Coding With Fun
Home Docker Django Node.js Articles Python pip guide FAQ Policy

Python Reptiles ---- quick start with Xpath syntax


May 31, 2021 Article blog


Table of contents


What is Xpath?

XPath is the XML path language, which is a language used to determine a location in a part of an XML (subset of standard common markup languages) document. X Path's XML-based tree structure provides the ability to find nodes in the data tree. X Path was originally proposed as a generic syntax model between XPointer and XSL. But XPath was quickly adopted by developers as a small query language.

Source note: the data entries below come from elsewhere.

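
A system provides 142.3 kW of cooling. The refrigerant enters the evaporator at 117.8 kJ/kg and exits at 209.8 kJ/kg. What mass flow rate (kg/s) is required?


dh = 209.8 - 117.8 = 92.0 kJ/kg
m_dot = Q / dh = 142.3 / 92.0 = 1.5467 kg/s

1.5467


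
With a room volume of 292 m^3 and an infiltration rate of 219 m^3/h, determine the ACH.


ACH = flow / volume
ACH = 219 / 292
ACH = 0.75

0.75


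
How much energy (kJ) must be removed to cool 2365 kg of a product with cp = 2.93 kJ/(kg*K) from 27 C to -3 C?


dT = 27 - (-3) = 30 K
Q = m * cp * dT = 2365 * 2.93 * 30
Q = 207884 kJ

207884


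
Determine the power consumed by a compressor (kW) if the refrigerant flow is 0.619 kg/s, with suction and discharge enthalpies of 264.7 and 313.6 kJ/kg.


dh = 313.6 - 264.7 = 48.9 kJ/kg
W = m_dot * dh = 0.619 * 48.9 = 30.27 kW

30.27


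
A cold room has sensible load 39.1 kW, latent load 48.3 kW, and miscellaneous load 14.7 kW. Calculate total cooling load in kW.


Q_total = Q_s + Q_l + Q_misc
Q_total = 39.1 + 48.3 + 14.7
Q_total = 102.1 kW

102.1


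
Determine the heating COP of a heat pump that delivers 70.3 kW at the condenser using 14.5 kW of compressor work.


COP_hp = Q_cond / W
COP_hp = 70.3 / 14.5
COP_hp = 4.848

4.848


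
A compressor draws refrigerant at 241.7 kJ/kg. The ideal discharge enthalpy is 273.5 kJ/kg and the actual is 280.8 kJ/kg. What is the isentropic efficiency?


dh_ideal = 273.5 - 241.7 = 31.8 kJ/kg
dh_actual = 280.8 - 241.7 = 39.1 kJ/kg
eta_s = dh_ideal / dh_actual = 31.8 / 39.1
eta_s = 0.8133

0.8133


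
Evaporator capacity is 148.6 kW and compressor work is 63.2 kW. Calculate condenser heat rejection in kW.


Q_cond = Q_evap + W
Q_cond = 148.6 + 63.2
Q_cond = 211.8 kW

211.8


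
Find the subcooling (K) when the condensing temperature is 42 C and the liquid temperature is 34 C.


Subcooling = T_cond - T_liquid
Subcooling = 42 - 34
Subcooling = 8 K

8


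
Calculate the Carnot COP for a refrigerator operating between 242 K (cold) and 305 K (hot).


dT = 305 - 242 = 63 K
COP_carnot = T_cold / dT = 242 / 63
COP_carnot = 3.841

3.841


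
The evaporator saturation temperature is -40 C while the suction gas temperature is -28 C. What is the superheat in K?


Superheat = T_suction - T_evap
Superheat = -28 - (-40)
Superheat = 12 K

12


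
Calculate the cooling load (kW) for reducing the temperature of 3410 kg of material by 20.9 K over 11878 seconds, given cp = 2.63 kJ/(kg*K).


Q = m * cp * dT / t
Q = 3410 * 2.63 * 20.9 / 11878
Q = 15.78 kW

15.78


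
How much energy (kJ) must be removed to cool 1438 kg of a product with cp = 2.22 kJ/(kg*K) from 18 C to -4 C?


dT = 18 - (-4) = 22 K
Q = m * cp * dT = 1438 * 2.22 * 22
Q = 70232 kJ

70232


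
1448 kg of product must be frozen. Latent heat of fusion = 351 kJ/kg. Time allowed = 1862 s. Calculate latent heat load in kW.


Q_lat = m * h_fg / t
Q_lat = 1448 * 351 / 1862
Q_lat = 272.96 kW

272.96


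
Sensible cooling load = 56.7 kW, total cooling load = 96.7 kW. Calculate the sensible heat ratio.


SHR = Q_sensible / Q_total
SHR = 56.7 / 96.7
SHR = 0.586

0.586


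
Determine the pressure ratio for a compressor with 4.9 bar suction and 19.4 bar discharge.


PR = P_high / P_low
PR = 19.4 / 4.9
PR = 3.959

3.959


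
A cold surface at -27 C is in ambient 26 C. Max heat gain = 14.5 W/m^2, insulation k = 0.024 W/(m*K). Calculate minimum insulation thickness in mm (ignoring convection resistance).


dT = 26 - (-27) = 53 K
thickness = k * dT / q_max * 1000
thickness = 0.024 * 53 / 14.5 * 1000
thickness = 87.7 mm

87.7


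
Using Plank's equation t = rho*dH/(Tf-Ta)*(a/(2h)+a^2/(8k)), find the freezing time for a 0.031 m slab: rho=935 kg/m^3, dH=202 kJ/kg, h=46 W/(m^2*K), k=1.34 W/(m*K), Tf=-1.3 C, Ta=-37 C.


dT = -1.3 - (-37) = 35.7 K
term1 = a/(2h) = 0.031/(2*46) = 0.0003369565217
term2 = a^2/(8k) = 0.031^2/(8*1.34) = 0.00008964552239
t = rho*dH*1000/dT * (term1 + term2)
t = 935*202*1000/35.7 * (0.0003369565217 + 0.00008964552239)
t = 2257 s

2257


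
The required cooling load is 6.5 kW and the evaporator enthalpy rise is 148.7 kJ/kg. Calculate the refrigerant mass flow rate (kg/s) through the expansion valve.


m_dot = Q / dh
m_dot = 6.5 / 148.7
m_dot = 0.0437 kg/s

0.0437


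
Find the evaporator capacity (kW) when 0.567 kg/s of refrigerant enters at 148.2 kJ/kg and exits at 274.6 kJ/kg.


dh = 274.6 - 148.2 = 126.4 kJ/kg
Q_evap = m_dot * dh = 0.567 * 126.4
Q_evap = 71.67 kW

71.67


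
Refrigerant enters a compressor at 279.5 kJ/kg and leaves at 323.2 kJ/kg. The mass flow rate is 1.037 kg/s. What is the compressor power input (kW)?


dh = 323.2 - 279.5 = 43.7 kJ/kg
W = m_dot * dh = 1.037 * 43.7 = 45.32 kW

45.32


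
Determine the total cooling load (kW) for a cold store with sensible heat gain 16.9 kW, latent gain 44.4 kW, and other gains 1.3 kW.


Q_total = Q_s + Q_l + Q_misc
Q_total = 16.9 + 44.4 + 1.3
Q_total = 62.6 kW

62.6


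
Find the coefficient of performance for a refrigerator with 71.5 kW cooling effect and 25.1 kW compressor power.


COP = Q_evap / W
COP = 71.5 / 25.1
COP = 2.849

2.849


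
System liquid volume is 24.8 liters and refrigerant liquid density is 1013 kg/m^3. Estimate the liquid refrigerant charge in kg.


Charge = V * rho / 1000
Charge = 24.8 * 1013 / 1000
Charge = 25.12 kg

25.12


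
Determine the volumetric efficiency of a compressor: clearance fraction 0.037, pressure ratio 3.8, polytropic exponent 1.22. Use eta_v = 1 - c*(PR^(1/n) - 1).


PR^(1/n) = 3.8^(1/1.22) = 2.98698097
eta_v = 1 - 0.037 * (2.98698097 - 1)
eta_v = 0.9265

0.9265


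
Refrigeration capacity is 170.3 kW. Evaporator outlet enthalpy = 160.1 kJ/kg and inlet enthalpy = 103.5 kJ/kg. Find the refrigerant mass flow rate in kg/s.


dh = 160.1 - 103.5 = 56.6 kJ/kg
m_dot = Q / dh = 170.3 / 56.6 = 3.0088 kg/s

3.0088


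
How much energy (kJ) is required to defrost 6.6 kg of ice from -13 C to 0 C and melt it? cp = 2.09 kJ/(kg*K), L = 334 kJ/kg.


Sensible heat = cp * dT = 2.09 * 13 = 27.17 kJ/kg
Total per kg = 27.17 + 334 = 361.17 kJ/kg
Q = m * total = 6.6 * 361.17
Q = 2383.7 kJ

2383.7


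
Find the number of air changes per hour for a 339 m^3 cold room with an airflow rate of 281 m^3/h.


ACH = flow / volume
ACH = 281 / 339
ACH = 0.829

0.829


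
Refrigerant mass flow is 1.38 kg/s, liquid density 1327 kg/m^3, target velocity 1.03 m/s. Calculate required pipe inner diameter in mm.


A = m_dot / (rho * v) = 1.38 / (1327 * 1.03) = 0.001009650207 m^2
d = sqrt(4*A/pi) * 1000
d = 35.9 mm

35.9


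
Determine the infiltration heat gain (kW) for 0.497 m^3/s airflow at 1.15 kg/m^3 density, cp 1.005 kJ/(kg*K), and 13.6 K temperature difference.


Q = V_dot * rho * cp * dT
Q = 0.497 * 1.15 * 1.005 * 13.6
Q = 7.812 kW

7.812


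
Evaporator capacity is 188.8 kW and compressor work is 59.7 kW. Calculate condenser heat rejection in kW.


Q_cond = Q_evap + W
Q_cond = 188.8 + 59.7
Q_cond = 248.5 kW

248.5


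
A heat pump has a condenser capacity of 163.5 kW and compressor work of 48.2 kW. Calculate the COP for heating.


COP_hp = Q_cond / W
COP_hp = 163.5 / 48.2
COP_hp = 3.392

3.392


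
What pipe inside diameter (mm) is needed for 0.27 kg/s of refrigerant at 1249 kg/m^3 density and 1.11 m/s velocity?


A = m_dot / (rho * v) = 0.27 / (1249 * 1.11) = 0.0001947503949 m^2
d = sqrt(4*A/pi) * 1000
d = 15.7 mm

15.7


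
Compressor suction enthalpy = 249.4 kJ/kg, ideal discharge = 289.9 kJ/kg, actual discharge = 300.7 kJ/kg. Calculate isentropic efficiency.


dh_ideal = 289.9 - 249.4 = 40.5 kJ/kg
dh_actual = 300.7 - 249.4 = 51.3 kJ/kg
eta_s = dh_ideal / dh_actual = 40.5 / 51.3
eta_s = 0.7895

0.7895


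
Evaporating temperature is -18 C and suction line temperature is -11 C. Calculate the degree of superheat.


Superheat = T_suction - T_evap
Superheat = -11 - (-18)
Superheat = 7 K

7


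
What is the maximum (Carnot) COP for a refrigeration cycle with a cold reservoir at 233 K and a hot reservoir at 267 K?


dT = 267 - 233 = 34 K
COP_carnot = T_cold / dT = 233 / 34
COP_carnot = 6.853

6.853


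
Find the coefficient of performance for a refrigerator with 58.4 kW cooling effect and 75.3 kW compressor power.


COP = Q_evap / W
COP = 58.4 / 75.3
COP = 0.776

0.776


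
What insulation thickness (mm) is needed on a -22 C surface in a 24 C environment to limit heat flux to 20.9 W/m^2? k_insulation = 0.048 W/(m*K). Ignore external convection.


dT = 24 - (-22) = 46 K
thickness = k * dT / q_max * 1000
thickness = 0.048 * 46 / 20.9 * 1000
thickness = 105.6 mm

105.6


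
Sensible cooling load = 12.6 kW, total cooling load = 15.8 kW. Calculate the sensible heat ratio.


SHR = Q_sensible / Q_total
SHR = 12.6 / 15.8
SHR = 0.797

0.797


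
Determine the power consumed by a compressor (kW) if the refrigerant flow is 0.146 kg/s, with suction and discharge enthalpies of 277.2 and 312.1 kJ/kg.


dh = 312.1 - 277.2 = 34.9 kJ/kg
W = m_dot * dh = 0.146 * 34.9 = 5.1 kW

5.1


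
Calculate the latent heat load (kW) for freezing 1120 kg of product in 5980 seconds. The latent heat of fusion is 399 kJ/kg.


Q_lat = m * h_fg / t
Q_lat = 1120 * 399 / 5980
Q_lat = 74.73 kW

74.73


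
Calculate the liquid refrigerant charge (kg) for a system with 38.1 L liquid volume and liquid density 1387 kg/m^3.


Charge = V * rho / 1000
Charge = 38.1 * 1387 / 1000
Charge = 52.84 kg

52.84


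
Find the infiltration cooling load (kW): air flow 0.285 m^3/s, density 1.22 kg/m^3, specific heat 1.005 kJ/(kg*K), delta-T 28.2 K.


Q = V_dot * rho * cp * dT
Q = 0.285 * 1.22 * 1.005 * 28.2
Q = 9.854 kW

9.854


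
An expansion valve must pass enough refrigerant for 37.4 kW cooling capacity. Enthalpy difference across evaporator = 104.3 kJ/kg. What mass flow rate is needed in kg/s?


m_dot = Q / dh
m_dot = 37.4 / 104.3
m_dot = 0.3586 kg/s

0.3586


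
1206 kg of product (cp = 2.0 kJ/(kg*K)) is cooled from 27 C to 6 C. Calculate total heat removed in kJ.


dT = 27 - (6) = 21 K
Q = m * cp * dT = 1206 * 2.0 * 21
Q = 50652 kJ

50652


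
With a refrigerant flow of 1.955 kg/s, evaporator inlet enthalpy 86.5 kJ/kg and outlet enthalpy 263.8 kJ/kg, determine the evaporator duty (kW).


dh = 263.8 - 86.5 = 177.3 kJ/kg
Q_evap = m_dot * dh = 1.955 * 177.3
Q_evap = 346.62 kW

346.62


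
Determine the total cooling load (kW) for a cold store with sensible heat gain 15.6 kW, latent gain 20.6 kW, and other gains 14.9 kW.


Q_total = Q_s + Q_l + Q_misc
Q_total = 15.6 + 20.6 + 14.9
Q_total = 51.1 kW

51.1


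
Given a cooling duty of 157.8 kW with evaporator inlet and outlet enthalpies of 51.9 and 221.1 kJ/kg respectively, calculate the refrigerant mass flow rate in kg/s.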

Simply put: XML Path Language is a language that looks for information in XML and HTML documents and can be used to traverse elements and properties in XML and HTML documents.

XPath development tools

Here to introduce you to two small editors used more is also the most widely used and convenient tools:

  • Chrome plug-in XPath Helper (requires scientific Internet access);
  • Firefox plug-in Try XPath.

Of course, Chrome plug-in XPath Helper can also look for the installation package to install through the plug-in partner, the installation method steps are as follows:

  1. Open the plug-in partner, choose to download the good plug-in;
  2. Choose to extract plug-in content to the desktop, the desktop will be one more folder;
  3. Put the folder under the path you want to put;
  4. Open Google Chrome, select the extension, developer mode open, choose to load the unzipped extension, select the path to open it.

XPath node

In XPath, there are seven types of nodes: elements, properties, text, namespaces, processing instructions, comments, and document (root) nodes. X ML documents are treated as node trees. The root of a tree is called a document node or root node.

XPath syntax

XPath uses path expressions to select nodes or node sets in an XML document. Nodes are selected by following a path or step.

How to use it:

Use // to get elements throughout the page, then write the label name, and then extract the predicate, such as:

//title[@lang='en']

Points of knowledge to be aware of:

  • / and // difference: / means to get only child nodes, / to get children and grandchildren nodes, generally // more used, of course, depending on the situation;
  • contains: Sometimes a property contains more than one value, so you can use the contains function, as follows:

//title[contains(@lang,'en')]

  • The subscript in the predicate starts at 1, not 0

lxml library

lxml is an HTML/XML parser whose primary function is how to parse and extract HTML/XML data.

The library is installed with pip for third-party libraries, as commanded as follows:

pip install lxml

Basic use:

The following is the case-realistic html file code, which can be saved by the small partner in front of the screen to practice together.

<div>

<ul>

<li class="im-0"><a href="link1.html"> first </a></li>

<li class="im-1"><a href="link2.html"> second </a></li>

<li class="im-active"><a href="link3.html"> third </a></li>

<li class="im-1"><a href="link4.html"> fourth </a></li>

<li class="im-0"><a href="link5.html"> fifth </a>

</ul>

</div>

Case 1: Resolve the string to an html document

from lxml import etree

text = ''

HTML = Etree.html (text) # read

print(html)

#Press HTML by string

result = etree.tostring(html).decode('utf-8')

print(result)

Case 2: Read html code from a file:

from lxml import etree

HTML = Etree.Parse ('Hello.html') # read

#Press HTML by string

result = etree.tostring(html).decode('utf-8')

print(result)

Case 3: Use the Xpath syntax in lxml

from lxml import etree

html = etree.parse('hello.html')

# Get all LI tags:

# result = html.xpath('//li')

# print(result)

# for i in result:

#     print(etree.tostring(i))

# Get all the values of all Class properties under all li elements:

# result = html.xpath('//li/@class')

# print(result)

# Get the HREF under the LI tab https://www.w3cschool.cn/ A tag:

# result = html.xpath('//li/a[@href=" https://www.w3cschool.cn/ "]')

# print(result)

# Get all span tags under the Li tab:

# result = html.xpath('//li//span')

# print(result)

# Get all CLASS in the A tag under the LI tag:

# result = html.xpath('//li/a//@class')

# print(result)

# Get the value corresponding to the value of the HREF attribute of the last LI:

# result = html.xpath('//li[last()]/a/@href')

# print(result)

# Get the contents of the penultimate Li element:

# result = html.xpath('//li[last()-1]/a')

# print(result)

# print(result[0].text)

# 获 第二 的 第二 的 的 的 的 的 的 的 的 的 的 的:::

result = html.xpath('//li[last()-1]/a/text()')

print(result)

summary:

The paper has to come to the end sense shallow, know this matter to bow, a hard work, a harvest.

Recommended lessons: Python static reptiles, Python Scrapy network crawlers.